Investir pour la planète : comment Starquest s’impose comme pure player du climat, des ressources et du vivant

25/11/2025

15 minutes

Depuis 17 ans, Starquest s’impose comme un acteur singulier dans le paysage du capital-investissement français. Fondé avec une conviction forte — prouver qu’il est possible de concilier performance financière et impact environnemental — le fonds s’est construit autour d’une approche industrielle, technologique et profondément humaine. Emmanuel Gaudé, Founding Partner & Managing Director, revient sur la genèse du projet, ses évolutions, et la vision qui guide aujourd’hui Starquest dans son ambition de rester un « pure player » de l’impact.

Emmanuel GAUDÉ

Founding Partner & Managing Director chez Starquest

Pourquoi avoir créé Starquest ? Quelle était la vision initiale ?

Emmanuel GAUDÉ : Starquest a été fondé il y a 17 ans avec une idée simple mais ambitieuse : financer la technologie tout en œuvrant pour le bien de la planète. À l’époque, le terme « impact » n’existait pas encore dans le langage des investisseurs, mais la mission était déjà claire : démontrer qu’il était possible de générer un rendement financier tout en produisant un bénéfice extra-financier tangible.

Notre conviction était que la technologie pouvait être un levier d’acceptation du changement. Les innovations permettent souvent de modifier durablement les comportements. Nous avons donc orienté nos premiers investissements vers deux grands axes : le climat et la préservation des ressources. D’un côté, les entreprises produisant de l’énergie propre, renouvelable ou stockable ; de l’autre, celles engagées dans le non-gaspillage, la décarbonation, la valorisation ou recyclage des déchets.

Après dix ans, nous avons élargi notre champ d’action. Réduire les émissions de CO₂ ne suffisait plus : il fallait aussi agir pour le vivant. C’est ainsi que nous avons intégré à notre thèse la prévention des catastrophes naturelles et la biodiversité, en lien notamment avec la Caisse Centrale de Réassurance (CCR), les assureurs et les mutuelles. Aujourd’hui, nous gérons près de 700 millions d’euros autour de trois grands piliers : le climat, les ressources et le vivant.

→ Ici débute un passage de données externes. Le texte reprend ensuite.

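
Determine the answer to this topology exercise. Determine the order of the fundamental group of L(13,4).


pi_1(L(p,q)) = Z/pZ for any q coprime to p.
|pi_1(L(13,4))| = 13

13


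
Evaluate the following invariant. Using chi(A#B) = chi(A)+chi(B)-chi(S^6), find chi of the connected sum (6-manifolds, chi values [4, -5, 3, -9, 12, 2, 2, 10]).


For n-manifolds: chi(A#B) = chi(A) + chi(B) - chi(S^6).
chi(S^6) = 1 + (-1)^6 = 2.
chi(#) = (sum chi_i) - (8-1)*chi(S^6) = 19 - 7*2 = 5

5


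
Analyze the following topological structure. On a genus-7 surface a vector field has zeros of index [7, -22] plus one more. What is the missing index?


Poincare-Hopf: sum of indices = chi(M).
chi(Sigma_7) = 2 - 2*7 = -12.
Sum of known indices = -15.
x = chi - (sum known) = -12 - (-15) = 3

3


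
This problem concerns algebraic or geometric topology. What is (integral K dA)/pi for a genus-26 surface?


Gauss-Bonnet: integral K dA = 2*pi*chi(M).
chi(Sigma_26) = 2 - 2*26 = -50.
(integral K dA)/pi = 2*chi = 2*(-50) = -100

-100


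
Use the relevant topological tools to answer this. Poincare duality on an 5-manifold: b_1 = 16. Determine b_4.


Poincare duality for closed orientable n-manifolds: b_k = b_{n-k}.
Here n = 5, so b_4 = b_1 = 16

16


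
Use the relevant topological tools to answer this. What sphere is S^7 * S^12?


Join of spheres: S^m * S^n = S^{m+n+1}.
dim = 7 + 12 + 1 = 20

20


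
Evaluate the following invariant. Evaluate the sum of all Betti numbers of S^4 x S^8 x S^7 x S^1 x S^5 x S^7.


Total Betti number is multiplicative under products.
Each S^d (d>=1) has total Betti number 2.
There are 6 sphere factors.
Total = 2^6 = 64

64


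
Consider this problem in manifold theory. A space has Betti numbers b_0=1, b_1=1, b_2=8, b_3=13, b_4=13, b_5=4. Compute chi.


chi = sum_k (-1)^k b_k.
= (1) + (-1) + (8) + (-13) + (13) + (-4)
= 4

4


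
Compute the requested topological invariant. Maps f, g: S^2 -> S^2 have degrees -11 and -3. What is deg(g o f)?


Degree is multiplicative under composition: deg(g o f) = deg(g) * deg(f).
= -3 * -11 = 33

33


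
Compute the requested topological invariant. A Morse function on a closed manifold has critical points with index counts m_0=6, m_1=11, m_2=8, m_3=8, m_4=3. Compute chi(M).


Morse theory: chi(M) = sum_k (-1)^k m_k where m_k = #(index-k critical points).
= (6) + (-11) + (8) + (-8) + (3) = -2

-2


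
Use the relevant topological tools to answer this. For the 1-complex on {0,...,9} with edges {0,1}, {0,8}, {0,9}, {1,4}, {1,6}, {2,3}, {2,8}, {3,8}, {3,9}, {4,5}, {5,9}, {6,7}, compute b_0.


Run DFS/union-find over 10 vertices.
V = 10, E = 12.
Number of components = 1

1


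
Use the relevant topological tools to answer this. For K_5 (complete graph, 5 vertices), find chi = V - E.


K_5: V = 5, E = C(5,2) = 10.
chi = V - E = 5 - 10 = -5

-5


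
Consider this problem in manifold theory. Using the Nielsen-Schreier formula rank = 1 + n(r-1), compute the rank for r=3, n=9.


Nielsen-Schreier: an index-n subgroup of F_r is free of rank 1 + n(r-1).
Equivalently: chi(cover) = n*chi(base); chi(vee_r S^1) = 1 - 3 = -2.
chi(E) = 9*(-2) = -18; rank = 1 - chi(E) = 1 - (-18) = 19.
rank = 1 + 9*(3-1) = 1 + 18 = 19

19


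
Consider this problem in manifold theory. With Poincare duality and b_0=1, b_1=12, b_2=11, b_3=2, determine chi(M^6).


By Poincare duality b_k = b_{6-k}, so full Betti numbers: b_0=1, b_1=12, b_2=11, b_3=2, b_4=11, b_5=12, b_6=1.
chi = sum (-1)^k b_k = -2

-2


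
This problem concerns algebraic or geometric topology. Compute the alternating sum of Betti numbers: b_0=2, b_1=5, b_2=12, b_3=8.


chi = sum_k (-1)^k b_k.
= (2) + (-5) + (12) + (-8)
= 1

1


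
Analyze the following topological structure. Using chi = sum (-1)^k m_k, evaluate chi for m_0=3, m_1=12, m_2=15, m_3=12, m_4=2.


Morse theory: chi(M) = sum_k (-1)^k m_k where m_k = #(index-k critical points).
= (3) + (-12) + (15) + (-12) + (2) = -4

-4


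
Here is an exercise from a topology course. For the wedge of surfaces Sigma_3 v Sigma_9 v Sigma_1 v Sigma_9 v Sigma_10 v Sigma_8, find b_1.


For a wedge X v Y: reduced H_k(X v Y) = H_k(X) + H_k(Y).
Each Sigma_g contributes b_1 = 2g.
b_1 = 6 + 18 + 2 + 18 + 20 + 16 = 80

80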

Nos tickets d’investissement s’étendent de 1 million d’euros, pour les sociétés en phase d’amorçage, jusqu’à 15 à 20 millions pour des opérations de croissance ou de buy-out. Starquest a la particularité d’être un fonds multistage : nous intervenons du seed au buy-out au sein d’un même fonds, ce qui est assez rare sur le marché, mais essentiel quand on pense “filière”.

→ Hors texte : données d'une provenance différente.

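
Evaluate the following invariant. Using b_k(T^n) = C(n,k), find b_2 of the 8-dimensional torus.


By the Kunneth formula, b_k(T^n) = C(n,k).
b_2(T^8) = C(8,2).
C(8,2) = 8!/(2!*6!) = 28

28


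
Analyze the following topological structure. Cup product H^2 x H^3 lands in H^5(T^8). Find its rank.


Cup product: H^p x H^q -> H^{p+q}; here p+q = 2+3 = 5.
rank H^k(T^n) = C(n,k).
C(8,5) = 56

56


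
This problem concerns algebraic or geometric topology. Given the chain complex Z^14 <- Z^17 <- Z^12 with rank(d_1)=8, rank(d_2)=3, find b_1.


rank H_k = rank(ker d_k) - rank(im d_{k+1}).
rank(ker d_1) = rank(C_1) - rank(d_1) = 17 - 8 = 9.
rank(im d_{1+1}) = 3.
rank H_1 = 9 - 3 = 6

6


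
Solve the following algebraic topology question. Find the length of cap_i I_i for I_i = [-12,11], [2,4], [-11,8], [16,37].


Intersection = [max(a_i), min(b_i)] = [16, 4].
Since 16 > 4, the intersection is empty.
Length = 0

0


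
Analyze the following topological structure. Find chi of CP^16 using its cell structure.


CP^16 has one cell in each even dimension 0, 2, ..., 2*16 (16+1 cells total).
All cells are even-dimensional, so chi = number of cells.
chi = 16 + 1 = 17

17


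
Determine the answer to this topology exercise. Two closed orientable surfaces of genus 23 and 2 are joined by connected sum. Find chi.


chi(Sigma_23) = 2 - 2*23 = -44
chi(Sigma_2) = 2 - 2*2 = -2
For surfaces: chi(A#B) = chi(A) + chi(B) - 2.
chi = -44 + -2 - 2 = -48

-48


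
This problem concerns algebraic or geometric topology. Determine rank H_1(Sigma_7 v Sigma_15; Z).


For a wedge: H_1(A v B) = H_1(A) + H_1(B).
b_1(Sigma_7) = 14, b_1(Sigma_15) = 30.
b_1 = 14 + 30 = 44

44


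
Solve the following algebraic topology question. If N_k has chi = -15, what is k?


chi = 2 - k for closed non-orientable surfaces with k crosscaps.
-15 = 2 - k
k = 2 - (-15) = 17

17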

Qu’est-ce qui distingue l’ADN de Starquest sur le marché ?

Emmanuel GAUDÉ : Nos valeurs reposent sur une double exigence : rester proches de l’industrie et des territoires, tout en préservant la souveraineté économique européenne. Starquest finance la technologie et l’industrie avec une approche pragmatique et ancrée localement.

Nous avons également développé une méthodologie propre centrée sur la personnalité des dirigeants. Dès l’origine, nous avons compris que la réussite d’un projet dépendait avant tout des femmes et des hommes qui le portent. Nous avons donc élaboré une grille d’analyse d’une douzaine de critères (leadership, écoute, sens du temps, fiabilité, etc.) en nous entourant d’experts, d’anciens militaires ou de psychologues. Notre objectif : identifier non pas un profil idéal, mais un partenaire conscient de ses forces et de ses limites, capable de franchir les étapes de croissance avec lucidité et discernement.

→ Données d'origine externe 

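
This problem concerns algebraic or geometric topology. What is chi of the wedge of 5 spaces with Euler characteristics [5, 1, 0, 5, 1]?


chi(A v B) = chi(A) + chi(B) - 1 (one point identified).
For 5 spaces: chi = (sum chi_i) - (5 - 1).
sum = 12; chi = 12 - 4 = 8

8


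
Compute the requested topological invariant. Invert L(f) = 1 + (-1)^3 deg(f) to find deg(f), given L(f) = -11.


L(f) = 1 + (-1)^3 deg(f) on S^3.
-11 = 1 + (-1)^3 * deg(f)
(-1)^3 * deg(f) = -12
deg(f) = 12

12


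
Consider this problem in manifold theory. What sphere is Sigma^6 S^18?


Each suspension raises dimension by 1: Sigma S^n = S^{n+1}.
Sigma^6 S^18 = S^{18+6} = S^24

24


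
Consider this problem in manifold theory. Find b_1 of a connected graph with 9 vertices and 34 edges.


For a connected graph: rank(pi_1) = b_1 = E - V + 1 = 1 - chi.
chi = V - E = 9 - 34 = -25.
rank = 1 - (-25) = 34 - 9 + 1 = 26

26


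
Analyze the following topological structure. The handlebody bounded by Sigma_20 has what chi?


A genus-g handlebody deformation retracts to a wedge of g circles.
chi(vee_g S^1) = 1 - g.
chi(H_20) = 1 - 20 = -19

-19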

Chez nous, l’humain passe avant l’Excel. Cette philosophie se traduit aussi dans l’accompagnement : du coaching, des outils de structuration et une présence constante au conseil stratégique, sans jamais être intrusifs.

Le rapprochement avec Montefiore Investment a marqué une étape importante. Qu’est-ce que cela a changé ?

Emmanuel GAUDÉ : En 2021, nous gérions environ 150 millions d’euros et nous avons pris conscience que nous étions devenus trop petits pour faire face à la complexité croissante du métier, notamment en matière de conformité et de reporting. Le marché du private equity s’est structuré entre d’un côté les très grandes plateformes multi-stratégies, et de l’autre, les spécialistes de niche, mais à une échelle désormais bien supérieure à la nôtre. Il nous fallait donc un partenaire capable de nous faire franchir une étape.

Le choix de Montefiore s’est imposé naturellement. Mon associé Arnaud Delattre connaissait Éric Bismuth, et nous savions que Montefiore bénéficiait d’une notoriété exceptionnelle, d’une performance reconnue depuis des années et d’une forte crédibilité sur le segment des small et mid caps. Pour nous, c’était un gage de visibilité et de solidité. De leur côté, ils souhaitaient renforcer leur expertise sur les sujets de décarbonation, un axe encore nouveau pour eux, et ont trouvé chez nous un savoir-faire complémentaire à leur expérience de la digitalisation des entreprises.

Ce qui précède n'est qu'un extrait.